Sunday 20 September 2015

Back to the Future - Great Britain in a timewarp

As I lie in bed this morning reading The Sunday Times, I cannot help but be struck by the fact that it appears the country has entered some sort of a timewarp and somehow transmogrified itself into a hellish remake of 1981. Those on the left used to howl about Margaret Thatcher, but if you actually look what the Cameron government is doing and proposing, Thatcher would stand out as a Wet in this cabinet. As to what the right wing press are saying about Jeremy Corbyn, this ,makes the treatment given to Michael Foot look positively friendly. The front page of The Times details how army chiefs are claiming they will not cooperate with Corbyn. Since when did the army and the intelligence services have the right to dictate to elected governments?

But it is not only politics. Page 36 of the paper announces "love with robots will be as normal as love with other humans". For some reason this reminded me of the 1980's Classic Blade Runner. Another very 1980's headline on page 39 is "walls are going up all over Europe thanks to Mother Merkels kindness". Many of us thought that with the fall of the Iron Curtain walls in Europe were a thing of the past. Another story with 1980's Echo on page 43 "Republicans prepare to be rattled as Pope awkward flies in". In the 1980's it was Pope John Paul II rattling the Soviet Leadership with his support for Polish Independence. Now his successor is rattling the rich and powerful in the U.S.  with  his message of decency and tolerance.

Page 25 details how there is talk of a flood of defections from Labour to the Lib Dems, reminiscent of the formation of the SDP in the early 1980's. There is even a story on page 29 "RAF squadrons will double to face Isis and Russian threat". Page 43 tells us the travails of a maverick republican Presidential candidate, seen as lacking in credibility and gravitas, but loved by the ordinary Joes who actually vote. The echoes of Reagans campaign can't be ignored.

There was a point around 2000 when it seemed as if the 1980's were a different planet. Blair had vanquished the left, the old Pope was seen as a sad anachronistic figure and even Blade Runner and its world of human like robots was viewed as a rather weird and wonderful period piece. The walls had come down, Europe was marching ever closer to full political union and the SDP seemed like a sad vanity project by MPs who made a lousy call. Russia was viewed warmly as a friendly nation. Clinton was president and even the U.S. seemingly had moved on from the 80's. New Labour was getting on famously with the military bosses and Blair was plotting all manner of military adventures.

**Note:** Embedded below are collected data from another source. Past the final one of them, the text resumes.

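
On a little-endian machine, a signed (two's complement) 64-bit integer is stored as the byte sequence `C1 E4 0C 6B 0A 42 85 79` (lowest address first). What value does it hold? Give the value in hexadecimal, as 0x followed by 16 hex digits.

0x7985420A6B0CE4C1

Little-endian: lowest address holds the least-significant byte.
Reassemble most-significant byte first: 79 85 42 0A 6B 0C E4 C1 → 0x7985420A6B0CE4C1.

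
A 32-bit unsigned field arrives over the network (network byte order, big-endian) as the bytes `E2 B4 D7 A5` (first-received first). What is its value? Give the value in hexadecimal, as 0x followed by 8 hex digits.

In big-endian order the high byte comes first in memory.
The bytes are already most-significant first: 0xE2B4D7A5.

0xE2B4D7A5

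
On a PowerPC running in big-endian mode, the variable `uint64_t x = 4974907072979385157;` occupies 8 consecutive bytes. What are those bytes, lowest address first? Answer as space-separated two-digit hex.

45 0A 6B 9F EB 83 BB 45

4974907072979385157 in hexadecimal, padded to 64 bits, is 0x450A6B9FEB83BB45.
Split into bytes (most-significant first): 45 0A 6B 9F EB 83 BB 45.
In big-endian order the high byte comes first in memory.
So the memory order matches the most-significant-first order: 45 0A 6B 9F EB 83 BB 45.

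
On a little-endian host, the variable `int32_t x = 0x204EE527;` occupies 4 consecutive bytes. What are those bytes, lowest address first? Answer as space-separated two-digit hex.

27 E5 4E 20

Split into bytes (most-significant first): 20 4E E5 27.
In little-endian order the low byte comes first in memory.
So at ascending addresses the bytes are 27 E5 4E 20.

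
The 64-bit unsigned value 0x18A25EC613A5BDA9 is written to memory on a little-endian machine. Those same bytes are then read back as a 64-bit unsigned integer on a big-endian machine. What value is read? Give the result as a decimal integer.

Stored little-endian, the bytes at ascending addresses are A9 BD A5 13 C6 5E A2 18.
Read back as big-endian, the last byte is least significant, giving 0xA9BDA513C65EA218.
0xA9BDA513C65EA218 = 12231113667359187480.

12231113667359187480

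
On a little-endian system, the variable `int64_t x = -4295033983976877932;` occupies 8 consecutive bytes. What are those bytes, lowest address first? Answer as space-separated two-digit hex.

94 D0 D3 FE 58 F9 64 C4

Two's complement of -4295033983976877932 in 64 bits: 4295033983976877932 = 0x3B9B06A7012C2F6C; invert → 0xC464F958FED3D093; add 1 → 0xC464F958FED3D094.
Split into bytes (most-significant first): C4 64 F9 58 FE D3 D0 94.
In little-endian order the low byte comes first in memory.
So at ascending addresses the bytes are 94 D0 D3 FE 58 F9 64 C4.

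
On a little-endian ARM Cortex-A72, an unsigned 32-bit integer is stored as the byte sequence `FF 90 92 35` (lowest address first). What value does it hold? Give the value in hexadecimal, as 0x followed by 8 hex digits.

Little-endian: lowest address holds the least-significant byte.
Reassemble most-significant byte first: 35 92 90 FF → 0x359290FF.

0x359290FF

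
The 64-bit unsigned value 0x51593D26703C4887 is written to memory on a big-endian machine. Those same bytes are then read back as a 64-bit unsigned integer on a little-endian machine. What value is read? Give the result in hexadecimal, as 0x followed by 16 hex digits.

Stored big-endian, the bytes at ascending addresses are 51 59 3D 26 70 3C 48 87.
Read back as little-endian, the first byte is least significant, giving 0x87483C70263D5951.

0x87483C70263D5951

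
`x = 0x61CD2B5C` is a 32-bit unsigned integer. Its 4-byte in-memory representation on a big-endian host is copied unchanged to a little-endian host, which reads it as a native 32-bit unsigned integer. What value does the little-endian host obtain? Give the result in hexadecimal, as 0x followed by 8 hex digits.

Stored big-endian, the bytes at ascending addresses are 61 CD 2B 5C.
Read back as little-endian, the first byte is least significant, giving 0x5C2BCD61.

0x5C2BCD61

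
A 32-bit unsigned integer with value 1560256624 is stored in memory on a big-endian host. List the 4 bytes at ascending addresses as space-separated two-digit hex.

5C FF A0 70

1560256624 in hexadecimal, padded to 32 bits, is 0x5CFFA070.
Split into bytes (most-significant first): 5C FF A0 70.
Big-endian stores the most-significant byte at the lowest address.
So the memory order matches the most-significant-first order: 5C FF A0 70.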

How strange that fifteen years later, we find ourselves back in the world of 1982, where a couple of changed words in any of the newspaper headlines would make them fit right into the time. Of course those words you'd change are also part of the story. Isis didn't exist, Pope John Paul II was revered by Republicans, and the walls in Europe are to keep people out, not in. The robots in Blade Runner were killer androids, not sexbots designed to satisfy the lustful desire of  those incapable of forming relationships with other human beings. It is perhaps ironic that we perceive robots as a threat to humanity because they may turn against us, if they become sentient. The sad truth is that the real threat is we may simply loose interest in procreating, because robots give us a more satisfying sex life. Maybe Darwinian evolution will do for us in that way. Of course, sadly half the world will go to sleep tonight worrying about whether they'll eat tomorrow. For them the world of sexbots is a different dimension almost. Therein lies the reality of the world we live in. The UK is part of a very small and priveliged bubble. For the vast majority of citizens, the challenge today is the same as the challenge in 1982. Not like our complex stresses, for them the worry is whether their family will eat.